6. Multiple therapies have been prescribed in experimental animal models of ADPKD and have shown success in slowing functional and structural progression of the disease. These therapies have not yet been successfully applied to man. Specifically, protein restriction has not demonstrated a significant impact on slowing progression to renal failure in human ADPKD. However, study design may not have been adequate to demonstrate a true benefit of this intervention.

7. Genetic linkage studies suggest there are at least three forms of ADPKD. The most common form (≈85 percent), autosomal dominant polycystic kidney disease type 1 (ADPKD1) (MIM 601313), results from mutation of the PKD1 gene on chromosome 16p13.3. The autosomal dominant polycystic kidney disease type 1 gene and gene symbol (PKD2) gene, on chromosome 4q22, is mutated in most of the others. A very small fraction of families have disease unlinked to markers for either locus. The three forms have nearly identical clinical phenotypes, although autosomal dominant polycystic kidney disease type 2 (ADPKD2) (MIM 173910) is somewhat milder.

8. The PKD1 gene encodes a 14-kb mRNA that is translated into a 4302-amino-acid membrane glycoprotein called polycystin-1. It is predicted to have an N-terminal extracellular domain of ≈3000 residues, an odd number of transmembrane-spanning elements,106111 and a short cytoplasmic tail that interacts with a number of other proteins, including the PKD2 gene product, polycystin-2. Polycystin is postulated to function as a nonkinase-type receptor for cell-cell and/or cell-matrix interactions.

9. PKD2 encodes a 5.4-kb mRNA that is translated into a 968-amino-acid integral membrane protein predicted to have six transmembrane-spanning elements with intracellular N- and C-termini. Although polycystin-2 has modest homology to polycystin-1, it most closely resembles the family of voltage-activated calcium (and sodium) channels. Expression of a homologous gene, PKD2-like gene and gene symbol (PKDL) , suggests that polycystin-2 is likely to function as a cation channel protein.
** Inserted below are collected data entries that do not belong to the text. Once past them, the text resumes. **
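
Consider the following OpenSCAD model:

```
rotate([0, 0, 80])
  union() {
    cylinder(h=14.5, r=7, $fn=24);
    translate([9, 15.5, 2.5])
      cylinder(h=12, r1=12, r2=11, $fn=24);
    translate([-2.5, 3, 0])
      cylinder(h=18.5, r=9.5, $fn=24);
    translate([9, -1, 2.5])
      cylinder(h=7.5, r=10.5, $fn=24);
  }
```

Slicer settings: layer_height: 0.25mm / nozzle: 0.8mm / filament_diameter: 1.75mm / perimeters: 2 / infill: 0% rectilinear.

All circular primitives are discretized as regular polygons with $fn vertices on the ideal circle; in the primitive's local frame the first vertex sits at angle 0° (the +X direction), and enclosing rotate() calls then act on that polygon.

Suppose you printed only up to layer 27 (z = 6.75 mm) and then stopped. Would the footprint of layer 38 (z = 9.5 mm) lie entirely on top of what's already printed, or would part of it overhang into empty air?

entirely on top

Compare the two slices. At z = 6.75: the cylinder: section is a regular 24-gon, circumradius r=7 (area = (24/2)·7.000²·sin(360°/24) = 152.19 mm²); the cone at (9, 15.5) (r1=12→r2=11) has section circumradius 11.646 here — a regular 24-gon (area = (24/2)·11.646²·sin(360°/24) = 421.23 mm²); the r=9.5 cylinder at (-2.5, 3) contributes a regular 24-gon of circumradius 9.5 (area = (24/2)·9.500²·sin(360°/24) = 280.30 mm²); the cylinder at (9, -1): section is a regular 24-gon, circumradius r=10.5 (area = (24/2)·10.500²·sin(360°/24) = 342.42 mm²); Combining (union): the regions partially overlap — summed areas 1196.13 mm² minus the doubly-counted overlap 311.67 mm² gives 884.47 mm² — area = 884.47 mm²; (rotated 80° about Z; rotation is an isometry so areas/perimeters/island counts are preserved). At z = 9.5: the r=7 cylinder contributes a regular 24-gon of circumradius 7 (area = (24/2)·7.000²·sin(360°/24) = 152.19 mm²); the cone at (9, 15.5) contributes a regular 24-gon of circumradius 11.417 (interpolated between r1=12 and r2=11 at t=0.583) (area = (24/2)·11.417²·sin(360°/24) = 404.81 mm²); the r=9.5 cylinder at (-2.5, 3) contributes a regular 24-gon of circumradius 9.5 (area = (24/2)·9.500²·sin(360°/24) = 280.30 mm²); the cylinder at (9, -1): section is a regular 24-gon, circumradius r=10.5 (area = (24/2)·10.500²·sin(360°/24) = 342.42 mm²); Taking the union: the regions partially overlap — summed areas 1179.72 mm² minus the doubly-counted overlap 306.49 mm² gives 873.23 mm² — area = 873.23 mm²; (rotated 80° about Z; rotation is an isometry so areas/perimeters/island counts are preserved). Checking containment: the cross-section at z = 9.5 is a subset of the cross-section at z = 6.75.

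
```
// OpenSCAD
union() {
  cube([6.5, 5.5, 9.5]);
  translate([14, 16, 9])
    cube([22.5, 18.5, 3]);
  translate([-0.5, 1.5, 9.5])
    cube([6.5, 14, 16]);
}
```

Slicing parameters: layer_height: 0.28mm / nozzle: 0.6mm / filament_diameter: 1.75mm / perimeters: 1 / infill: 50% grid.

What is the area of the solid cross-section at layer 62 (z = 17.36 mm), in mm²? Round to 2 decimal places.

91.00 mm²

At z = 17.36 mm: the cube is not intersected at this z (z outside [0, 9.5]); the cube at (14, 16) is absent (z outside [9, 12]); the cube at (-0.5, 1.5) (footprint 6.5×14) is included at this height (area 91.00 mm²); Taking the union: only the 6.5×14 cube at (-0.5, 1.5) is present, so the union is just that shape — area = 91.00 mm². Overall, the cross-section is a single solid region. Net area = 91.00 mm².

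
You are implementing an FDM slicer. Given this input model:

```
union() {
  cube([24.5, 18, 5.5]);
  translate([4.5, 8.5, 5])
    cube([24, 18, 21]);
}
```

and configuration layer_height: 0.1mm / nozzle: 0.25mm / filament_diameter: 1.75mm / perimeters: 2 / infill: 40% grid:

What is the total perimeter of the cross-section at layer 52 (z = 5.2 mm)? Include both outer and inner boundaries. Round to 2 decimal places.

At z = 5.2 mm: the cube (footprint 24.5×18) is included at this height (perimeter 85.00 mm); the cube at (4.5, 8.5) is present — its section is the full 24×18 rectangle (perimeter 84.00 mm); Merging all regions: the regions partially overlap (shared area 190.00 mm²), so the edge portions inside another operand are dropped and the merged outline is re-measured after clipping — boundary = 110.00 mm. Overall, the cross-section is a single solid region. Total boundary length (outer) = 110.00 mm.

110.00 mm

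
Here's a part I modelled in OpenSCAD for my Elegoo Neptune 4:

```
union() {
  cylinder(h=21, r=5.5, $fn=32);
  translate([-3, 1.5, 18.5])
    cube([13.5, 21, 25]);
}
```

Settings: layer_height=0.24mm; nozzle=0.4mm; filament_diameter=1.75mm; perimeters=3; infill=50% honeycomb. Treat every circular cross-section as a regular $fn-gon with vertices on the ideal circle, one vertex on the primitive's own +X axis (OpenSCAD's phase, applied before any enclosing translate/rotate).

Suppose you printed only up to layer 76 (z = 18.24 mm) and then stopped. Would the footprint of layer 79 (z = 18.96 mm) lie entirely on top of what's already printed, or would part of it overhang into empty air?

Compare the two slices. At z = 18.24: the r=5.5 cylinder gives a regular 32-gon of circumradius 5.5 (constant along its height) (area = (32/2)·5.500²·sin(360°/32) = 94.42 mm²); the cube at (-3, 1.5) does not reach this height (z outside [18.5, 43.5]); Combining (union): only the r=5.5 cylinder is present, so the union is just that shape — area = 94.42 mm². At z = 18.96: the r=5.5 cylinder contributes a regular 32-gon of circumradius 5.5 (area = (32/2)·5.500²·sin(360°/32) = 94.42 mm²); the cube at (-3, 1.5) (footprint 13.5×21) is included at this height (area 283.50 mm²); Merging all regions: the regions partially overlap — summed areas 377.92 mm² minus the doubly-counted overlap 26.57 mm² gives 351.35 mm² — area = 351.35 mm². Checking containment: at z = 18.96 the cross-section extends beyond the z = 18.24 cross-section by about 256.93 mm².

part overhangs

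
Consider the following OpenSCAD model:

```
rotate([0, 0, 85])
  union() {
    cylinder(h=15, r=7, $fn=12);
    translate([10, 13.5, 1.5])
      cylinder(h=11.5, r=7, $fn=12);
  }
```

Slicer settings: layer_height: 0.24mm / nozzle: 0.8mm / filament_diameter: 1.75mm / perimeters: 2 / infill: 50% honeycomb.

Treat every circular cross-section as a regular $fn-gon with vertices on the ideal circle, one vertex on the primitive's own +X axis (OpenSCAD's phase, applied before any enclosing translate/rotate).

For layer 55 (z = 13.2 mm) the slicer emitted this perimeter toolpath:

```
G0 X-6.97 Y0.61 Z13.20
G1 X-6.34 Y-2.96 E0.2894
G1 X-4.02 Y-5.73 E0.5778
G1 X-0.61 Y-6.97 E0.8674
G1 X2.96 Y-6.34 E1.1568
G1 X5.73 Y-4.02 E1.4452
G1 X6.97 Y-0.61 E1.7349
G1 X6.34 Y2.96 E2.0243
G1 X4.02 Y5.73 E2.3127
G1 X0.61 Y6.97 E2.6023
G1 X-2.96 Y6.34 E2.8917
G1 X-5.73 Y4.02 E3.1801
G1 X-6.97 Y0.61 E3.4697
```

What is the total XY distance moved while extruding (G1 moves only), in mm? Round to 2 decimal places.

43.47 mm

Sum the Euclidean lengths of each G1 segment: total = 43.47 mm.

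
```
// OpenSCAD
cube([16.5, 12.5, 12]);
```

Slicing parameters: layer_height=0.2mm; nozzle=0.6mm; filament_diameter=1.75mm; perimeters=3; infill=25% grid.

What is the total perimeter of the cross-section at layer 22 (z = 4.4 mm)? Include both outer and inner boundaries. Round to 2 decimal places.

58.00 mm

At z = 4.4 mm: the cube (footprint 16.5×12.5) is included at this height (perimeter 58.00 mm). Overall, the cross-section is a single solid region. Total boundary length (outer) = 58.00 mm.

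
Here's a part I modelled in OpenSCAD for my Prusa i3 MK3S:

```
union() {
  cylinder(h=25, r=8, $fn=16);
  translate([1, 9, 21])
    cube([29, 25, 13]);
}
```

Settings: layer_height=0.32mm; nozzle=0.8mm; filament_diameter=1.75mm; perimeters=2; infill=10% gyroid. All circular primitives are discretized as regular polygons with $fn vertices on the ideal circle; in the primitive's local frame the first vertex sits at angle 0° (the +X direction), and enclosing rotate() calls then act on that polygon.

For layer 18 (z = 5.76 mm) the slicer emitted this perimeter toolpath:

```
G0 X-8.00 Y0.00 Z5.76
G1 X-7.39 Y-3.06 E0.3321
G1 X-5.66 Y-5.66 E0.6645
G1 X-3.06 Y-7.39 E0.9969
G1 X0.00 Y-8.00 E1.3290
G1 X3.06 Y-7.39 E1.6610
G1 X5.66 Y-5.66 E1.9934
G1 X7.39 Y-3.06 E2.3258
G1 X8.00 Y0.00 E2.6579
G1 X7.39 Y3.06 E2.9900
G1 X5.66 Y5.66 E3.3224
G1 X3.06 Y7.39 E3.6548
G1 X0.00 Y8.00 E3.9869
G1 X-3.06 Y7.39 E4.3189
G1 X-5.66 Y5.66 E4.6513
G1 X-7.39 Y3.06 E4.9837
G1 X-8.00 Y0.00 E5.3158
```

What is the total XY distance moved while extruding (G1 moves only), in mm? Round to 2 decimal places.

Sum the Euclidean lengths of each G1 segment: total = 49.95 mm.

49.95 mm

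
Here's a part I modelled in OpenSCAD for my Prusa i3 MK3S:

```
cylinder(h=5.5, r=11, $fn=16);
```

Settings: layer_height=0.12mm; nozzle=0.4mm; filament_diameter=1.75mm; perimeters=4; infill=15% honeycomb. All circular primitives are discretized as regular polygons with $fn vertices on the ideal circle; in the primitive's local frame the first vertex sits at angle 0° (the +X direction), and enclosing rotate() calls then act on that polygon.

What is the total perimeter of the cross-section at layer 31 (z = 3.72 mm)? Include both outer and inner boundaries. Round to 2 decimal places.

At z = 3.72 mm: the r=11 cylinder contributes a regular 16-gon of circumradius 11 (perimeter = 2·16·11.000·sin(180°/16) = 68.67 mm). Overall, the cross-section is a single solid region. Total boundary length (outer) = 68.67 mm.

68.67 mm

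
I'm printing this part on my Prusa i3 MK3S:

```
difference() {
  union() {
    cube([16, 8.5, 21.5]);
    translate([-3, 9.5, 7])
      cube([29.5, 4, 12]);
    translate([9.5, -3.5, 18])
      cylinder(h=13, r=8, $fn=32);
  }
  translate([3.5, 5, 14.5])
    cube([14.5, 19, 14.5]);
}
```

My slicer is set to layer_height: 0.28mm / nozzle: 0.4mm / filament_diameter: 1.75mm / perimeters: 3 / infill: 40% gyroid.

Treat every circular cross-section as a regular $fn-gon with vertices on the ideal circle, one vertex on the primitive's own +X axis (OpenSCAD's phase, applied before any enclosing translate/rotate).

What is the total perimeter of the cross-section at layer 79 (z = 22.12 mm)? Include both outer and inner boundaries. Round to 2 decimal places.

50.18 mm

At z = 22.12 mm: the cube is not intersected at this z (z outside [0, 21.5]); the cube at (-3, 9.5) is not intersected at this z (z outside [7, 19]); the r=8 cylinder at (9.5, -3.5) gives a regular 32-gon of circumradius 8 (constant along its height) (perimeter = 2·32·8.000·sin(180°/32) = 50.18 mm); Merging all regions: only the r=8 cylinder at (9.5, -3.5) is present, so the union is just that shape — boundary = 50.18 mm; the 14.5×19 cube at (3.5, 5) contributes its full rectangle (perimeter 67.00 mm); Taking the first minus the rest: starting from the result so far, the 14.5×19 cube at (3.5, 5) misses the remaining region (no effect) — boundary = 50.18 mm. Overall, the cross-section is a single solid region. Total boundary length (outer) = 50.18 mm.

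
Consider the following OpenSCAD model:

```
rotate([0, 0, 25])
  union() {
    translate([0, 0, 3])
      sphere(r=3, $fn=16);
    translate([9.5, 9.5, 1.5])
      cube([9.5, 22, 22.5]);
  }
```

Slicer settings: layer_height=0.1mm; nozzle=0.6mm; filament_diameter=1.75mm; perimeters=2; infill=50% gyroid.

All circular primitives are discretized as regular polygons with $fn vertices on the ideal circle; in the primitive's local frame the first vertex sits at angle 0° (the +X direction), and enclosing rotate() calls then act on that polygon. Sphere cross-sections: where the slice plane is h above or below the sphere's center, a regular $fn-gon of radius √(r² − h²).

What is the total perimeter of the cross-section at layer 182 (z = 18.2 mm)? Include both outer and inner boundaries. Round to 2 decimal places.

At z = 18.2 mm: the sphere is not intersected at this z (|z−center|=15.200 > r=3); the cube at (9.5, 9.5) (footprint 9.5×22) is included at this height (perimeter 63.00 mm); Merging all regions: only the 9.5×22 cube at (9.5, 9.5) is present, so the union is just that shape — boundary = 63.00 mm; (rotated 25° about Z; rotation is an isometry so areas/perimeters/island counts are preserved). Overall, the cross-section is a single solid region. Total boundary length (outer) = 63.00 mm.

63.00 mm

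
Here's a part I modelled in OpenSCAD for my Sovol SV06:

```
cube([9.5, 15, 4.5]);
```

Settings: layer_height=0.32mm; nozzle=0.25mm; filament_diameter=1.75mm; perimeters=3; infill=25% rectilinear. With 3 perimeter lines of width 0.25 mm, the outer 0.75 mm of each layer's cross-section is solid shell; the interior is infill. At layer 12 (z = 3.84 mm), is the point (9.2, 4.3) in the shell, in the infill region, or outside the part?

At z = 3.84 mm: the cube (footprint 9.5×15) is included at this height. Overall, the cross-section is a single solid region. The nearest boundary edge runs (9.50, 0.00)→(9.50, 15.00); distance from the point to it = 0.30 mm. The point is inside the cross-section, 0.30 mm from the nearest boundary — within the 0.75 mm shell band (3 × 0.25).

shell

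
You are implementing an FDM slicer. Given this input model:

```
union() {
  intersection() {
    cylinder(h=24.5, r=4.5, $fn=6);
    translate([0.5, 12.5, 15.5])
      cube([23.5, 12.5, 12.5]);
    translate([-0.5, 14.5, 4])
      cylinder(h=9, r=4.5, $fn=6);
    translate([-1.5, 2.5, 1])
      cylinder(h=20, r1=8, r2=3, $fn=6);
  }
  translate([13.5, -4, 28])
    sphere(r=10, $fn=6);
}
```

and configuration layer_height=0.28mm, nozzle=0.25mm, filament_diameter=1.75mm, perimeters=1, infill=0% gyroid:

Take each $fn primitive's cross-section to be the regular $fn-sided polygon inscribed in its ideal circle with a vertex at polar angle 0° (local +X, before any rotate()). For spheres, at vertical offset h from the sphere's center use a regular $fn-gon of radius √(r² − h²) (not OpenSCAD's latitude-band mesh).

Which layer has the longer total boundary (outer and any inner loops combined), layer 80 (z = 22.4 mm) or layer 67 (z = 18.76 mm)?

layer 80 (z = 22.4 mm)

Layer 80 (z = 22.4): the cylinder: section is a regular 6-gon, circumradius r=4.5 (perimeter = 2·6·4.500·sin(180°/6) = 27.00 mm); the cube at (0.5, 12.5) is present — its section is the full 23.5×12.5 rectangle (perimeter 72.00 mm); the cylinder at (-0.5, 14.5) is not intersected at this z (z outside [4, 13]); the cone at (-1.5, 2.5) is not intersected at this z (z outside [1, 21]); Taking the intersection: at least one operand is absent at this height, so nothing remains; the sphere at (13.5, -4): section is a regular 6-gon, circumradius = √(r²−h²) = √(10²−5.6²) = 8.285 (perimeter = 2·6·8.285·sin(180°/6) = 49.71 mm); Taking the union: only the r=10 sphere at (13.5, -4) is present, so the union is just that shape — boundary = 49.71 mm. So its perimeter = 49.71 mm. Layer 67 (z = 18.76): the cylinder: section is a regular 6-gon, circumradius r=4.5 (perimeter = 2·6·4.500·sin(180°/6) = 27.00 mm); the cube at (0.5, 12.5) is present — its section is the full 23.5×12.5 rectangle (perimeter 72.00 mm); the cylinder at (-0.5, 14.5) is absent (z outside [4, 13]); the cone at (-1.5, 2.5): at t=0.888 of its height the radius interpolates to r₁+(r₂−r₁)t = 3.560, giving a regular 6-gon of that circumradius (perimeter = 2·6·3.560·sin(180°/6) = 21.36 mm); After intersecting: at least one operand is absent at this height, so nothing remains; the sphere at (13.5, -4): section is a regular 6-gon, circumradius = √(r²−h²) = √(10²−9.24²) = 3.824 (perimeter = 2·6·3.824·sin(180°/6) = 22.94 mm); Merging all regions: only the r=10 sphere at (13.5, -4) is present, so the union is just that shape — boundary = 22.94 mm. So its perimeter = 22.94 mm. Layer 80 is larger (49.71 vs 22.94 mm).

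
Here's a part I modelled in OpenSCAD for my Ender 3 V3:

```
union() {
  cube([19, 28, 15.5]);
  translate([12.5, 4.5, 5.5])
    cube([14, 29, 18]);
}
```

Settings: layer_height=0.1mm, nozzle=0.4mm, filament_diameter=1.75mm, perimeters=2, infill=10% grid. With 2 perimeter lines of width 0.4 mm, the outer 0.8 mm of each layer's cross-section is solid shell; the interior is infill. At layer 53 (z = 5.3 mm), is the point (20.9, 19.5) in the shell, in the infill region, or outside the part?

At z = 5.3 mm: the 19×28 cube contributes its full rectangle; the cube at (12.5, 4.5) does not reach this height (z outside [5.5, 23.5]); Merging all regions: only the 19×28 cube is present, so the union is just that shape — 1 connected region. Overall, the cross-section is a single solid region. The nearest boundary edge runs (19.00, 0.00)→(19.00, 28.00); distance from the point to it = 1.90 mm. The point is not inside any of the regions above, so it lies outside the cross-section (1.90 mm from the nearest boundary).

outside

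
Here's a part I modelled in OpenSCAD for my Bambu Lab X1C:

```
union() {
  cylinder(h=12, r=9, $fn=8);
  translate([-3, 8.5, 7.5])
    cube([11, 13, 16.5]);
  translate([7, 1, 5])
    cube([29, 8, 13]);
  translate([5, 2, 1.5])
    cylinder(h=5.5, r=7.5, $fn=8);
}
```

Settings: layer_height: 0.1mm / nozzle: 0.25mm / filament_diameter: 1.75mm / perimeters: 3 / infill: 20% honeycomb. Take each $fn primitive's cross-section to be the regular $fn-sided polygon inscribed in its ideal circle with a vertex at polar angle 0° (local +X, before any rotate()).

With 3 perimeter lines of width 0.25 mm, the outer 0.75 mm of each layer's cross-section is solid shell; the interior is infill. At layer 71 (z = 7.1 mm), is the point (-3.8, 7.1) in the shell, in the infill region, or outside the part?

shell

At z = 7.1 mm: the cylinder: section is a regular 8-gon, circumradius r=9; the cube at (-3, 8.5) is absent (z outside [7.5, 24]); the cube at (7, 1) (footprint 29×8) is included at this height; the cylinder at (5, 2) is not intersected at this z (z outside [1.5, 7]); Combining (union): the regions partially overlap (shared area 3.04 mm²), so overlapping operands fuse into one piece — 1 connected region. Overall, the cross-section is a single solid region. The nearest boundary edge runs (-6.36, 6.36)→(0.00, 9.00); distance from the point to it = 0.30 mm. The point is inside the cross-section, 0.30 mm from the nearest boundary — within the 0.75 mm shell band (3 × 0.25).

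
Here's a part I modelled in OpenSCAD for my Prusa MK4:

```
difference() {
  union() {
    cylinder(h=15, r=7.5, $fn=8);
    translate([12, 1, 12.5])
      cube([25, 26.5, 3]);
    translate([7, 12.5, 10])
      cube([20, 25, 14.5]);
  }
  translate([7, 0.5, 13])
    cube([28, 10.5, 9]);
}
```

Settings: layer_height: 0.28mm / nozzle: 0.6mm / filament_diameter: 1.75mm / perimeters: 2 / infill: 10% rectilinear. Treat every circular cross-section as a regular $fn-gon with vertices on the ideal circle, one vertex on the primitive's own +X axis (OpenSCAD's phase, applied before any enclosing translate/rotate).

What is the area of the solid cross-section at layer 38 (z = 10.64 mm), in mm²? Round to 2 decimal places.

At z = 10.64 mm: the cylinder: section is a regular 8-gon, circumradius r=7.5 (area = (8/2)·7.500²·sin(360°/8) = 159.10 mm²); the cube at (12, 1) is not intersected at this z (z outside [12.5, 15.5]); the cube at (7, 12.5) (footprint 20×25) is included at this height (area 500.00 mm²); Merging all regions: the 2 present regions are separate (no shared area or edge), so areas and boundary lengths simply add and each stays a separate island — area = 659.10 mm²; the cube at (7, 0.5) is not intersected at this z (z outside [13, 22]); Taking the first minus the rest: none of the subtracted shapes is present at this height, so the result so far is unchanged — area = 659.10 mm². Overall, the cross-section has 2 separate islands. Net area = 659.10 mm².

659.10 mm²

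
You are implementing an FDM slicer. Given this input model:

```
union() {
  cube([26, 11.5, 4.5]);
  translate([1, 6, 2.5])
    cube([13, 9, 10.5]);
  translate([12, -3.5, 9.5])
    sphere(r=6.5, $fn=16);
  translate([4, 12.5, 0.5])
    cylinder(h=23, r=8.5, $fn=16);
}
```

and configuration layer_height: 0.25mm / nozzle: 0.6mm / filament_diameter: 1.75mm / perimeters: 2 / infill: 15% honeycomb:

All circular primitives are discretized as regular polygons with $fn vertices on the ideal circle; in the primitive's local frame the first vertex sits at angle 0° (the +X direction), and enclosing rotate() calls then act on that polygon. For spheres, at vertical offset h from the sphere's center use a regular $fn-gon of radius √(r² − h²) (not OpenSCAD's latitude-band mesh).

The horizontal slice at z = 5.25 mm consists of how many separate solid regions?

2

At z = 5.25 mm: the cube is not intersected at this z (z outside [0, 4.5]); the cube at (1, 6) (footprint 13×9) is included at this height; the sphere at (12, -3.5): section is a regular 16-gon, circumradius = √(r²−h²) = √(6.5²−4.25²) = 4.918; the r=8.5 cylinder at (4, 12.5) gives a regular 16-gon of circumradius 8.5 (constant along its height); Combining (union): the regions partially overlap (shared area 96.10 mm²), so overlapping operands fuse into one piece — 2 connected regions. The result has 2 disconnected regions.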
10. The nearly identical clinical profiles that result from mutations of PKD1 and PKD2 suggest that their translation products are tightly linked in a common signaling pathway. A series of in vitro and in vivo studies show that the two proteins do, in fact, associate.

11. Genetic studies of cystic tissue from human ADPKD1 and ADPKD2 organs have identified clonal somatic mutations of the wild-type allele in individual cysts, suggesting a “two-hit” model of disease pathogenesis. The results of gene targeting studies of Pkd1 and Pkd2 in mice support this model.

12. In the murine Pkd1 and Pkd2 models, cyst formation begins at day E15. These studies suggest that loss of functional polycystin-1 or -2 below a critical threshold results in a block in the normal differentiation program of the kidney.